A senior official is quoted as saying “it would be negligent for the department that takes national security seriously to ignore publicly available information about [visa] applicants in terms of AI tools. … AI is one of the resources available to the government that’s very different from where we were technologically decades ago.”

There are obvious free-speech issues, but I also wonder at the use of AI to police speech. What will be policed next? Pro-EDI speech?

Thanks to Gary Marcus’ Substack for this.

Responsible AI Lecture in Delhi

A couple of days ago I gave an Institute Lecture on What is Responsible About Responsible AI at the Indian Institute of Technology Delhi, India. In it I looked at how AI ethics governance is discussed in Canada under the rubric of Responsible AI and AI Safety. I talked about the emergence of AI Safety Institutes like CAISI (Canadian AI Safety Institute.) Just when it seemed that “safety” was the emergent international approach to ethics governance, Vice President JD Lance’s speech at the Paris Summit made it clear that the Trump administration in not interested,

The AI future is not going to be won by hand-wringing about safety. (Vance)

The Ends of Safety

The AI future is not going to be won by hand-wringing about safety. (Vance)

At the Paris Summit, Vice President JD Vance gave a speech indicating a shift in US policy towards AI including a move away from “safety” as a common ethical ground. He also discussed how:

  • The US intends to dominate in AI, including chip manufacturing, though other countries can join them.
  • They want to focus on opportunity not guardrails.
  • They need reliable energy to power AI, which I take to mean non-green energy.
  • AI should be free of “ideology” by which he probably means “woke” language.

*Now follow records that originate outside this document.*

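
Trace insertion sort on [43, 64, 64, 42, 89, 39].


Initial: [43, 64, 64, 42, 89, 39]
Insert 64: [43, 64, 64, 42, 89, 39]
Insert 64: [43, 64, 64, 42, 89, 39]
Insert 42: [42, 43, 64, 64, 89, 39]
Insert 89: [42, 43, 64, 64, 89, 39]
Insert 39: [39, 42, 43, 64, 64, 89]

Sorted: [39, 42, 43, 64, 64, 89]


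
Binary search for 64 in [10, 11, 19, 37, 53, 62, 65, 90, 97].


Step 1: lo=0, hi=8, mid=4, val=53
Step 2: lo=5, hi=8, mid=6, val=65
Step 3: lo=5, hi=5, mid=5, val=62

Not found


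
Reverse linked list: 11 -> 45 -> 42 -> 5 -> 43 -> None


Step 1: curr=11, set curr.next=prev(None) | reversed so far: 11
Step 2: curr=45, set curr.next=prev(11) | reversed so far: 45 -> 11
Step 3: curr=42, set curr.next=prev(45) | reversed so far: 42 -> 45 -> 11
Step 4: curr=5, set curr.next=prev(42) | reversed so far: 5 -> 42 -> 45 -> 11
Step 5: curr=43, set curr.next=prev(5) | reversed so far: 43 -> 5 -> 42 -> 45 -> 11

43 -> 5 -> 42 -> 45 -> 11 -> None


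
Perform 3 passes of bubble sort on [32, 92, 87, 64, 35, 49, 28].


Initial: [32, 92, 87, 64, 35, 49, 28]
Pass 1: [32, 87, 64, 35, 49, 28, 92] (5 swaps)
Pass 2: [32, 64, 35, 49, 28, 87, 92] (4 swaps)
Pass 3: [32, 35, 49, 28, 64, 87, 92] (3 swaps)

After 3 passes: [32, 35, 49, 28, 64, 87, 92]


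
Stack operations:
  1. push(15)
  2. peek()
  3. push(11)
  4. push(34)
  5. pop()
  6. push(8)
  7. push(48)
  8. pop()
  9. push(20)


push(15) -> [15]
peek()->15
push(11) -> [15, 11]
push(34) -> [15, 11, 34]
pop()->34, [15, 11]
push(8) -> [15, 11, 8]
push(48) -> [15, 11, 8, 48]
pop()->48, [15, 11, 8]
push(20) -> [15, 11, 8, 20]

Final stack: [15, 11, 8, 20]


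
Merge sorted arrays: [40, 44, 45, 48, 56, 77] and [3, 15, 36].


Take 3 from B
Take 15 from B
Take 36 from B

Merged: [3, 15, 36, 40, 44, 45, 48, 56, 77]


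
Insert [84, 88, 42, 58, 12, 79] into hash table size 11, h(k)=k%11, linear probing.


Insert 84: h=7 -> slot 7
Insert 88: h=0 -> slot 0
Insert 42: h=9 -> slot 9
Insert 58: h=3 -> slot 3
Insert 12: h=1 -> slot 1
Insert 79: h=2 -> slot 2

Table: [88, 12, 79, 58, None, None, None, 84, None, 42, None]


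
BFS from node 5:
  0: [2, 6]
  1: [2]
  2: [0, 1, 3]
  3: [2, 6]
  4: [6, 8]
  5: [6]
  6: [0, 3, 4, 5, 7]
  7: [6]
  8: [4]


Visit 5, enqueue [6]
Visit 6, enqueue [0, 3, 4, 7]
Visit 0, enqueue [2]
Visit 3, enqueue []
Visit 4, enqueue [8]
Visit 7, enqueue []
Visit 2, enqueue [1]
Visit 8, enqueue []
Visit 1, enqueue []

BFS order: [5, 6, 0, 3, 4, 7, 2, 8, 1]


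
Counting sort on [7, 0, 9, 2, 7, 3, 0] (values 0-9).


Input: [7, 0, 9, 2, 7, 3, 0]
Counts: [2, 0, 1, 1, 0, 0, 0, 2, 0, 1]

Sorted: [0, 0, 2, 3, 7, 7, 9]


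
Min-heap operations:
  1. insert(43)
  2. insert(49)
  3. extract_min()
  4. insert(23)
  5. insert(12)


insert(43) -> [43]
insert(49) -> [43, 49]
extract_min()->43, [49]
insert(23) -> [23, 49]
insert(12) -> [12, 49, 23]

Final heap: [12, 49, 23]


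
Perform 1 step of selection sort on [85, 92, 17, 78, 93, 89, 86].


Initial: [85, 92, 17, 78, 93, 89, 86]
Step 1: min=17 at 2
  Swap: [17, 92, 85, 78, 93, 89, 86]

After 1 step: [17, 92, 85, 78, 93, 89, 86]


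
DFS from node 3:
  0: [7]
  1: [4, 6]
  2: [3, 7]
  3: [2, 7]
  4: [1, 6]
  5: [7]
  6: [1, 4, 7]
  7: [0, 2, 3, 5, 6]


Visit 3, push [7, 2]
Visit 2, push [7]
Visit 7, push [6, 5, 0]
Visit 0, push []
Visit 5, push []
Visit 6, push [4, 1]
Visit 1, push [4]
Visit 4, push []

DFS order: [3, 2, 7, 0, 5, 6, 1, 4]


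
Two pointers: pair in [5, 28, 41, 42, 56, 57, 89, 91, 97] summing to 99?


lo=0(5)+hi=8(97)=102
lo=0(5)+hi=7(91)=96
lo=1(28)+hi=7(91)=119
lo=1(28)+hi=6(89)=117
lo=1(28)+hi=5(57)=85
lo=2(41)+hi=5(57)=98
lo=3(42)+hi=5(57)=99

Yes: 42+57=99


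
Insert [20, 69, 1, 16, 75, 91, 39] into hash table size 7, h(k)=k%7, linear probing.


Insert 20: h=6 -> slot 6
Insert 69: h=6, 1 probes -> slot 0
Insert 1: h=1 -> slot 1
Insert 16: h=2 -> slot 2
Insert 75: h=5 -> slot 5
Insert 91: h=0, 3 probes -> slot 3
Insert 39: h=4 -> slot 4

Table: [69, 1, 16, 91, 39, 75, 20]


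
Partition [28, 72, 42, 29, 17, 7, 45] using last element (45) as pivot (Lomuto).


Pivot: 45
  28 <= 45: advance i (no swap)
  42 <= 45: swap -> [28, 42, 72, 29, 17, 7, 45]
  29 <= 45: swap -> [28, 42, 29, 72, 17, 7, 45]
  17 <= 45: swap -> [28, 42, 29, 17, 72, 7, 45]
  7 <= 45: swap -> [28, 42, 29, 17, 7, 72, 45]
Place pivot at 5: [28, 42, 29, 17, 7, 45, 72]

Partitioned: [28, 42, 29, 17, 7, 45, 72]


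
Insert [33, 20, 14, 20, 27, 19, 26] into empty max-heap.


Insert 33: [33]
Insert 20: [33, 20]
Insert 14: [33, 20, 14]
Insert 20: [33, 20, 14, 20]
Insert 27: [33, 27, 14, 20, 20]
Insert 19: [33, 27, 19, 20, 20, 14]
Insert 26: [33, 27, 26, 20, 20, 14, 19]

Final heap: [33, 27, 26, 20, 20, 14, 19]


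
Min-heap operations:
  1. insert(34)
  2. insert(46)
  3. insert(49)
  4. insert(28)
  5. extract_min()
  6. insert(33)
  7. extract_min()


insert(34) -> [34]
insert(46) -> [34, 46]
insert(49) -> [34, 46, 49]
insert(28) -> [28, 34, 49, 46]
extract_min()->28, [34, 46, 49]
insert(33) -> [33, 34, 49, 46]
extract_min()->33, [34, 46, 49]

Final heap: [34, 46, 49]


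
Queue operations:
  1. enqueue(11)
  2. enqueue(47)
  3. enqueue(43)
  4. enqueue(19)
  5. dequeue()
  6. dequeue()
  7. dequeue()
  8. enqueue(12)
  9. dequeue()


enqueue(11) -> [11]
enqueue(47) -> [11, 47]
enqueue(43) -> [11, 47, 43]
enqueue(19) -> [11, 47, 43, 19]
dequeue()->11, [47, 43, 19]
dequeue()->47, [43, 19]
dequeue()->43, [19]
enqueue(12) -> [19, 12]
dequeue()->19, [12]

Final queue: [12]


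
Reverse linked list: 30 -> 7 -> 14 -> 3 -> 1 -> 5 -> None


Step 1: curr=30, set curr.next=prev(None) | reversed so far: 30
Step 2: curr=7, set curr.next=prev(30) | reversed so far: 7 -> 30
Step 3: curr=14, set curr.next=prev(7) | reversed so far: 14 -> 7 -> 30
Step 4: curr=3, set curr.next=prev(14) | reversed so far: 3 -> 14 -> 7 -> 30
Step 5: curr=1, set curr.next=prev(3) | reversed so far: 1 -> 3 -> 14 -> 7 -> 30
Step 6: curr=5, set curr.next=prev(1) | reversed so far: 5 -> 1 -> 3 -> 14 -> 7 -> 30

5 -> 1 -> 3 -> 14 -> 7 -> 30 -> None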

He apparently didn’t stay to hear the response from the Europeans. Nor did the USA or the UK sign the summit Statement on Inclusive and Sustainable Artificial Intelligence for People and the Planet that included language saying,

Harnessing the benefits of AI technologies to support our economies and societies depends on advancing Trust and Safety. We commend the role of the Bletchley Park AI Safety Summit and Seoul Summits that have been essential in progressing international cooperation on AI safety and we note the voluntary commitments launched there. We will keep addressing the risks of AI to information integrity and continue the work on AI transparency.

This marks a shift from the consensus that emerged from the Bletchley Declaration from 2023 which led to the formation of the UK AI Safety Institute and the US AI Safety Institute and the Canadian AI Safety Institute (etc.).

With Vance signalling the shift away from safety the UK has renamed its AISI the AI Security Institute (note how they substituted “security” for “safety”). The renamed unit is going to focus more on cybersecurity. It looks like the UK, unlike Europe, is going to try to stay ahead of a Trump ideological turn.

The US AI Safety Institute (AISI), which was set up with a small budget by NIST. is likely to also be affected (or have its acronym changed.)